The data does not rule out a contribution of Rnr4 to Polζ-mediated mutagenic PRR, and examining this issue will require additional studies. What is clear from the data is that the Polζ and Polδ pathways are distinct and that the Polδ pathway relies on Rnr4, but not on Polζ. Both pathways, Rnr4/Polδ and mutagenic PRR, appear to contribute to mutation induced by many types of DNA damage, including UV and MMS, but the Rnr4/Polδ pathway alone appears to play an important role in EMS-induced mutagenesis. It seems likely that UV- and MMS-induced damage are more potent blocks of replication, and thus are more likely to require the specialized activities of the conventional TLS polymerases, while EMS induces damage that may be more easily replicated through by Polδ, at least in the presence of elevated levels of dNTPs. The effects of other mutagens may similarly partition between these two pathways depending on the ability of Polδ at elevated levels of dNTPs to synthesize through the associated lesion.
In addition to facilitating lesion bypass, the presence of elevated dNTP levels may also reduce the fidelity of Polδ acting on undamaged templates and may result in the induction of undirected mutations. In fact, elevated nucleotide pools have been associated previously with reduced fidelity of DNA replication possibly by making competitive the rate at which a mispair is extended with the rate at which it is excised [54
]. Additional work is required to deconvolute the contributions of lesion directed and undirected mutation mediated by the Rnr4/Polδ pathway.

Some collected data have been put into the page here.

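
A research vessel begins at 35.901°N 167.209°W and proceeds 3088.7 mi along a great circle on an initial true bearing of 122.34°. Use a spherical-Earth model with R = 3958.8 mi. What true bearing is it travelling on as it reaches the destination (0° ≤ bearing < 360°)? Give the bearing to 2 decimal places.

The arc subtends δ = 3088.7/3958.8 = 0.780211 rad at the centre.
Converting: φ₁ = 0.626591 rad, θ = 2.135236 rad.
sin φ₂ = sin φ₁ cos δ + cos φ₁ sin δ cos θ = (0.586386)(0.710765) + (0.810031)(0.703430)(-0.534942) = 0.111973
φ₂ = asin(0.111973) = 0.112208 rad = 6.429°.
Δλ = atan2( sin θ sin δ cos φ₁ , cos δ − sin φ₁ sin φ₂ ) = atan2(0.481418, 0.645106) = 0.641104 rad = 36.733°.
Hence λ₂ = -167.209° + 36.733° = -130.476°.
The forward bearing on arrival equals the back-azimuth from the destination plus 180°.
Back-azimuth from P₂ (6.43°, -130.48°) to P₁ (35.90°, -167.21°), with Δλ' = λ₁ − λ₂ = -36.73°: atan2( sin Δλ' cos φ₁ , cos φ₂ sin φ₁ − sin φ₂ cos φ₁ cos Δλ' ) = 316.47°.
Final bearing = (316.47° + 180°) mod 360° = 136.47°.

final bearing 136.47°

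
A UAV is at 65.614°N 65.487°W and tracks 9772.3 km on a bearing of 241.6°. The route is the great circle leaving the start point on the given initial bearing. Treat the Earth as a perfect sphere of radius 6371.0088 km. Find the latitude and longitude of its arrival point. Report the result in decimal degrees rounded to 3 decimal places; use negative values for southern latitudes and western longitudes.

latitude -9.359°, longitude -128.475°

The arc subtends δ = 9772.3/6371.0088 = 1.533870 rad at the centre.
With φ₁ = 65.614° = 1.145180 rad and θ = 241.6° = 4.216715 rad:
Destination latitude: φ₂ = arcsin( sin φ₁ cos δ + cos φ₁ sin δ cos θ ) = arcsin(-0.162619) = -9.359°.
Δλ = atan2( sin θ sin δ cos φ₁ , cos δ − sin φ₁ sin φ₂ ) = atan2(-0.362943, 0.185028) = -1.099340 rad = -62.988°.
λ₂ = -65.487° + -62.988° = -128.475°.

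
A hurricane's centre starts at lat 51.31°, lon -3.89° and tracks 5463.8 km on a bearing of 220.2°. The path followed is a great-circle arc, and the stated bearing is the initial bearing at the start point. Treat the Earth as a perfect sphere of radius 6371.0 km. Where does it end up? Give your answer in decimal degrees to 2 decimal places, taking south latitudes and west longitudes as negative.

latitude 8.60°, longitude -33.47°

The arc subtends δ = 5463.8/6371 = 0.857605 rad at the centre.
Start latitude φ₁ = 0.895528 rad; initial bearing θ = 3.843215 rad.
Destination latitude: φ₂ = arcsin( sin φ₁ cos δ + cos φ₁ sin δ cos θ ) = arcsin(0.149581) = 8.60°.
Δλ = atan2( sin θ sin δ cos φ₁ , cos δ − sin φ₁ sin φ₂ ) = atan2(-0.305143, 0.537497) = -0.516339 rad = -29.58°.
λ₂ = -3.89° + -29.58° = -33.47°.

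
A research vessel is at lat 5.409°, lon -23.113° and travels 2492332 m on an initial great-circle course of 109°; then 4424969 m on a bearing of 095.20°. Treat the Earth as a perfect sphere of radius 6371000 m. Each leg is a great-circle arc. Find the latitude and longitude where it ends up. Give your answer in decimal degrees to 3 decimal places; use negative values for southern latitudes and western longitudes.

latitude -4.932°, longitude 37.809°

Apply the spherical direct solution leg by leg, carrying full precision between legs.
Leg 1: from (5.409°, -23.113°), δ = 2492332/6371000 = 0.391199 rad, θ = 109° → φ = -2.088°, λ = -1.966°.
Leg 2: from (-2.088°, -1.966°), δ = 4424969/6371000 = 0.694549 rad, θ = 95.2° → φ = -4.932°, λ = 37.809°.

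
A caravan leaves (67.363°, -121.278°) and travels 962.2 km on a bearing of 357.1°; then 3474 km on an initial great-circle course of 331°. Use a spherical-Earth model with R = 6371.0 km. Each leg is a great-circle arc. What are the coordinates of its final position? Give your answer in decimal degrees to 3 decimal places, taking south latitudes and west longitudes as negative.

latitude 69.940°, longitude 104.064°

Apply the spherical direct solution leg by leg, carrying full precision between legs.
Leg 1: from (67.363°, -121.278°), δ = 962.2/6371 = 0.151028 rad, θ = 357.1° → φ = 75.999°, λ = -123.081°.
Leg 2: from (75.999°, -123.081°), δ = 3474/6371 = 0.545283 rad, θ = 331° → φ = 69.940°, λ = 104.064°.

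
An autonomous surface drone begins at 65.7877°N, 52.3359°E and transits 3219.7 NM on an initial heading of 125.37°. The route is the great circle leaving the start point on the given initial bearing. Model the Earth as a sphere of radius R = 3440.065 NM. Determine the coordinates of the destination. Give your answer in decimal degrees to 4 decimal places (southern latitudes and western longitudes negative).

latitude 20.4718°, longitude 96.8280°

Central angle δ = d/R = 0.935942 rad.
Converting: φ₁ = 1.148212 rad, θ = 2.188119 rad.
sin φ₂ = sin φ₁ cos δ + cos φ₁ sin δ cos θ = (0.912032)(0.593061) + (0.410119)(0.805158)(-0.578854) = 0.349747
φ₂ = asin(0.349747) = 0.357301 rad = 20.4718°.
Then Δλ = atan2(0.269264, 0.274080) = 0.776534 rad, from sin θ sin δ cos φ₁ over cos δ − sin φ₁ sin φ₂.
λ₂ = 52.3359° + 44.4921° = 96.8280°.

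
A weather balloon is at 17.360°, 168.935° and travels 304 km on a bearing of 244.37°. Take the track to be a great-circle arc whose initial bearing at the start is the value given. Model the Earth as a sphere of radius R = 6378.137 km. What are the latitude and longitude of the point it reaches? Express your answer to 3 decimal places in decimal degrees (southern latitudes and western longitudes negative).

latitude 16.163°, longitude 166.372°

δ = 304/6378.137 = 0.047663 rad (2.7309°).
Converting: φ₁ = 0.302989 rad, θ = 4.265061 rad.
sin φ₂ = sin φ₁ cos δ + cos φ₁ sin δ cos θ = (0.298375)(0.998864) + (0.954449)(0.047645)(-0.432558) = 0.278365
φ₂ = asin(0.278365) = 0.282092 rad = 16.163°.
Then Δλ = atan2(-0.041000, 0.915807) = -0.044739 rad, from sin θ sin δ cos φ₁ over cos δ − sin φ₁ sin φ₂.
λ₂ = 168.935° + -2.563° = 166.372°.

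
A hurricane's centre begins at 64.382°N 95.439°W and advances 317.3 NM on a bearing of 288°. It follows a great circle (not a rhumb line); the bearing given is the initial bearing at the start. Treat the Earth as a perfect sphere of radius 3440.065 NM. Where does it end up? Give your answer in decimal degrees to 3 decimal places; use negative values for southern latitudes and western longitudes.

δ = 317.3/3440.065 = 0.092237 rad (5.2848°).
Start latitude φ₁ = 1.123678 rad; initial bearing θ = 5.026548 rad.
sin φ₂ = sin φ₁ cos δ + cos φ₁ sin δ cos θ = (0.901697)(0.995749) + (0.432369)(0.092106)(0.309017) = 0.910170
φ₂ = asin(0.910170) = 1.143694 rad = 65.529°.
Then Δλ = atan2(-0.037875, 0.175052) = -0.213078 rad, from sin θ sin δ cos φ₁ over cos δ − sin φ₁ sin φ₂.
λ₂ = λ₁ + Δλ = -107.647°.

latitude 65.529°, longitude -107.647°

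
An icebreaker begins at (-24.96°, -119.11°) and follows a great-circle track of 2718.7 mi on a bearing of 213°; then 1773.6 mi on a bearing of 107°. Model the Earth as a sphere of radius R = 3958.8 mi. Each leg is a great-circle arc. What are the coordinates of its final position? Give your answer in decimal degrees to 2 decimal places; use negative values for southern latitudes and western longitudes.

Apply the spherical direct solution leg by leg, carrying full precision between legs.
Leg 1: from (-24.96°, -119.11°), δ = 2718.7/3958.8 = 0.686749 rad, θ = 213° → φ = -53.94°, λ = -155.03°.
Leg 2: from (-53.94°, -155.03°), δ = 1773.6/3958.8 = 0.448015 rad, θ = 107° → φ = -53.43°, λ = -110.97°.

latitude -53.43°, longitude -110.97°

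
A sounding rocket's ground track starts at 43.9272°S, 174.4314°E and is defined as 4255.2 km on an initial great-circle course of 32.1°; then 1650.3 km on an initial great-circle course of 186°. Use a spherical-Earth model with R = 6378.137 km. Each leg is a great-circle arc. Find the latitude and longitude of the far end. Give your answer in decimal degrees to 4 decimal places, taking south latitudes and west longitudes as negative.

Apply the spherical direct solution leg by leg, carrying full precision between legs.
Leg 1: from (-43.9272°, 174.4314°), δ = 4255.2/6378.137 = 0.667154 rad, θ = 32.1° → φ = -9.6416°, λ = -166.0863°.
Leg 2: from (-9.6416°, -166.0863°), δ = 1650.3/6378.137 = 0.258743 rad, θ = 186° → φ = -24.3795°, λ = -167.7690°.

latitude -24.3795°, longitude -167.7690°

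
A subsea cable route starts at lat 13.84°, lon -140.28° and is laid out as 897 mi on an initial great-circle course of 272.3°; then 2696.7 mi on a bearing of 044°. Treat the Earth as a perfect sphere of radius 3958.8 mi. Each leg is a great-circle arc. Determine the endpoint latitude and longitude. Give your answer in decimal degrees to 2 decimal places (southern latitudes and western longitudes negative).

latitude 38.86°, longitude -119.48°

Apply the spherical direct solution leg by leg, carrying full precision between legs.
Leg 1: from (13.84°, -140.28°), δ = 897/3958.8 = 0.226584 rad, θ = 272.3° → φ = 14.00°, λ = -153.66°.
Leg 2: from (14.00°, -153.66°), δ = 2696.7/3958.8 = 0.681191 rad, θ = 44° → φ = 38.86°, λ = -119.48°.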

The ability of HU to inhibit Rnr4/Polδ-mediated mutation is particularly interesting, as it suggests that if similar mechanisms are conserved in human cells, the mutations induced during chemotherapy might be inhibited. The potential therapeutic utility of such an approach depends on the proportion of mutations mediated by Rnr4/Polδ as opposed to PRR, which is currently under investigation. Whatever the result, the data suggest that there are a finite number of pathways, perhaps only two, that independently induce mutation. Thus, HU combined with an inhibitor of Polζ, might represent a therapeutic combination that efficiently eliminates all forms of chemotherapy-induced mutation. Studies directed towards reaching these goals promise to provide an unprecedented opportunity to understand genome instability in eukaryotic cells and also to intervene in mutation, and thus in the development and progression of cancer.